Solved – Calculate precision and recall

machine learningprecision-recall

I am really confused about how to calculate precision and recall in supervised machine learning algorithm using NB classifier with more than two classes.

Say for example

  1. I have three classes $A$, $B$, & $C$
  2. I have $10000$ Documents out of which $2000$ goes to training sample set (class $A=500$, class $B=1000$, class $C=500$)
  3. Now on basis of above training sample set classify rest $8000$ documents using NB classifier
  4. After classifying, $1000$ documents goes to class $A$ and $6000$ documents goes to class $B$ and $1000$ documents goes to $C$
  5. Now how to calculate precision and recall for all individual classes?

I figured out precision and recall for two classes here it goes

Say suppose there are two classes $A$, $B$

Now when a test is executed for documents labeled as $A$ there are two possible classifications for each document: if the classification is $A$, add 1 to “true A” (TA), if the classification is $B$ add 1 to “false B” (FB).
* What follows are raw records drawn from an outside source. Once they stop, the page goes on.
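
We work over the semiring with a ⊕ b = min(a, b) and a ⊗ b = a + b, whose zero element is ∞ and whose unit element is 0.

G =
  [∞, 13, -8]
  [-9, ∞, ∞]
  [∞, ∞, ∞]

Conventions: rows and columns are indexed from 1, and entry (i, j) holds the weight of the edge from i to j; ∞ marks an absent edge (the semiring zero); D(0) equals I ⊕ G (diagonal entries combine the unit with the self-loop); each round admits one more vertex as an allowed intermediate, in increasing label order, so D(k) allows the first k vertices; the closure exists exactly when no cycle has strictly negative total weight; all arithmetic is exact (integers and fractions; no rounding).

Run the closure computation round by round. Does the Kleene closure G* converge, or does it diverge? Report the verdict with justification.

D(0):
  [0, 13, -8]
  [-9, 0, ∞]
  [∞, ∞, 0]
D(1):
  [0, 13, -8]
  [-9, 0, -17]
  [∞, ∞, 0]
D(2):
  [0, 13, -8]
  [-9, 0, -17]
  [∞, ∞, 0]
D(3):
  [0, 13, -8]
  [-9, 0, -17]
  [∞, ∞, 0]
Key observation: every diagonal entry stays at the unit through all rounds, so no improving cycle exists.
Answer: CONVERGES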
Similarly for $B$: if the classification is $A$, add 1 to “false A” (FA) and if classification is B add 1 to “true B” (TB).

I want the same above situation when there are more than two classes

Best Answer

The logic remains the same for several classes, to wit

  • If a document belonging to A…

    • is classified as A, it's a true positive/true A
    • is classified as B, it's a false positive for B/false B and a false negative for A
    • is classified as C, it's a false positive for C/false C and a false negative for A
  • If a document belonging to B…

    • is classified as A, it's a false positive for A/false A and a false negative for B
    • is classified as B, it's a true positive for B
    • is classified as C, it's a false positive for C/false C and a false negative for B
  • etc.

Precision for A is true positives/(true positives + false positives) where “false positives” are the false positives from all other classes (i.e. the B documents classified as A + the C documents classified as A, etc.).

Recall for A is true positives/(true positives + false negatives) where “false negatives” are all the A documents not classified as A (i.e. the A documents classified as B + the A documents classified as C, etc.) or, equivalently, the total number of A documents minus the number of true positives.

You can also look at all this as a series of confusion matrices with two categories: One with A and non-A (so B and C together), one with B and non-B and finally one with C and non-C.

Most informative is to report precision and recall for each category (especially if you have just a few) but I have seen people combine them in a F1 score and average across categories to obtain some sort of overall performance measure.